First, the proposals would impose costs on small businesses that would make it more difficult for them to survive and compete. Consider one example: corporations are permitted to limit speech on certain issues at their workplace. In order to do so, they must:
[P]rovide a written policy to all employees explicitly stating what issues cannot be discussed. Such a policy must allow or disallow discussion of a particular issue. It may not allow the expression of one position while disallowing expression of the contrary.
One might also look at the suggestion for due-process requirements for employees accused of certain misconduct, which large businesses might be able to afford, but small businesses?

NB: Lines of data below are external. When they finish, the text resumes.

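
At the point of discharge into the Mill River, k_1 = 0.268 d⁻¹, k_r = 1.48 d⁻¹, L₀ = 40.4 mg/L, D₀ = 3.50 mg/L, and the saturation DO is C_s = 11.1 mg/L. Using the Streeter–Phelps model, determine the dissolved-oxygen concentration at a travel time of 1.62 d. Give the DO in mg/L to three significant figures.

k_1 L₀/(k_r−k_1) = 0.268×40.4/(1.48−0.268) = 10.83/1.212 = 8.933 mg/L.
e^(−k_1 t) = e^(−0.268×1.620) = 0.6478; e^(−k_r t) = e^(−1.48×1.620) = 0.09094.
D = 8.933 × (0.6478 − 0.09094) + 3.50 × 0.09094 = 4.975 + 0.3183 = 5.293 mg/L.
DO = C_s − D = 11.1 − 5.293 = 5.807 mg/L.

DO ≈ 5.81 mg/L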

I recognize Mr. Scopes’ desire here, which is to prevent corporations from turning their workplaces into viewpoint-advocacy centers (when the corporations are not dedicated to such, that is) and chilling out other viewpoints through potential for termination. However, consider what sort of costs this would impose on a family-owned or a small corporation — the one or two owners would need to publish a lengthy list of topics not to discuss, and constantly amend it…for their three other employees. This would impose massive costs for small businesses — and turn them into a constant monitor of employees’ speech.

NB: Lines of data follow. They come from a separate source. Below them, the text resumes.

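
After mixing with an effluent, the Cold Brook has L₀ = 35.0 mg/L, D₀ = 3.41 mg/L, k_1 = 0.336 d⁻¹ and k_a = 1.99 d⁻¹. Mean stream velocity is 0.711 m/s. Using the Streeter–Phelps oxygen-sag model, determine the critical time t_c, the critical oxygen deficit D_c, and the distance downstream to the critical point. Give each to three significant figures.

t_c ≈ 0.681 d; D_c ≈ 4.70 mg/L; x_c ≈ 41.8 km

t_c = [1/(k_a−k_1)] ln[(k_a/k_1)(1 − D₀(k_a−k_1)/(k_1 L₀))]
= [1/(1.99−0.336)] ln[(1.99/0.336)(1 − 3.41×1.654/(0.336×35.0))]
= (1/1.654) ln[5.923 × 0.5204] = 0.6046 × ln(3.082) = 0.6046 × 1.126 = 0.6805 d.
D_c = (k_1/k_a) L₀ e^(−k_1 t_c) = (0.336/1.99) × 35.0 × e^(−0.336×0.6805) = 0.1688 × 35.0 × 0.7956 = 4.702 mg/L.
x_c = v t_c = 0.711 m/s × 0.6805 d × 86400 s/d = 41810 m ≈ 41.8 km.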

Second (per my prior sentence), for any business, this would no doubt increase oversight of speech. Any given employer, in order to avoid the charge that it was being partial, would constantly monitor the internal discussions of the company, to permit the employer to determine what was being discussed and whether it was conducive to business. Long lists of regulations would be distributed and constantly updated. Water-cooler conversations would be circumscribed, discussions tangentially related to work would be eliminated, and employee political discussions would almost certainly be terminated. It would make Big Brother corporations even bigger and less brotherly.
Finally, I am not sure that Mr. Scopes understands the idea of “interstate commerce” in its full legal scope and meaning. He states:
A Worker’s Bill of Rights would not require any amendments to the Constitution and could be passed as ordinary federal legislation. Considering that enacting any such measures at the state or local level could cause companies to move their businesses to other states, these issues affect interstate commerce. Therefore, the federal government has the power to pass such legislation under the Constitution.

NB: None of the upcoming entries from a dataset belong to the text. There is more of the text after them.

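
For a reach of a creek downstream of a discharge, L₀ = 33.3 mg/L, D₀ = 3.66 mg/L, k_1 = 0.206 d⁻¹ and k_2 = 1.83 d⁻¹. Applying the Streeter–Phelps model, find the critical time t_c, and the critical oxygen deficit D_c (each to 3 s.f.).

At the critical point dD/dt = 0, so k_1 L₀ e^(−k_1 t) = k_2 D. Substituting D(t) from the Streeter–Phelps equation and solving for t gives
t_c = ln[(k_2/k_1)(1 − D₀(k_2−k_1)/(k_1 L₀))] / (k_2−k_1).
Here k_2−k_1 = 1.624 d⁻¹ and 1 − D₀(k_2−k_1)/(k_1 L₀) = 1 − 3.66×1.624/(0.206×33.3) = 0.1335, so
t_c = ln(8.883 × 0.1335) / 1.624 = 0.1707 / 1.624 = 0.1051 d.
D_c = (k_1/k_2) L₀ e^(−k_1 t_c) = (0.206/1.83) × 33.3 × e^(−0.206×0.1051) = 0.1126 × 33.3 × 0.9786 = 3.668 mg/L.

t_c ≈ 0.105 d; D_c ≈ 3.67 mg/L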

Borrowing from The Heritage Guide to the Constitution, the Commerce Clause has been defined by the Supreme Court in different ways, but at least one case has said that the federal government may regulate “[a]ny human activity or other phenomenon that has any ultimate impact on activities in more states than one.” However, recently, the Supreme Court has limited the reach of the Commerce Clause. In the words of The Heritage Guide:
In Lopez, Chief Justice William H. Rehnquist wound his way among the Court’s precedents to strike down a federal law that had criminalized the possession of a gun near a school. He declared that the commerce power extends to (1) “the use of the channels of interstate commerce”; (2) the regulation of “instrumentalities of interstate commerce, or person or things in interstate commerce”; and (3) a local commercial activity having a “substantial relation” to interstate commerce.
In Morrison, the Court struck down a suit for damages for rape, even though the suit would have been permitted under the Violence Against Women Act. Here, Chief Justice Rehnquist explained Lopez by emphasizing that noneconomic activities (violence against women, or violence against men, or violence in general) could not be aggregated to establish a substantial connection to interstate commerce.
I would hazard that such a federal law would fall, at least in some of its provisions, under the Lopez / Morrison view. Moreover, I believe that other parts of the US Constitution would have more substantial problems with the suggestions. That said, in order to avoid turning this essay overly lengthy, I am closing for now.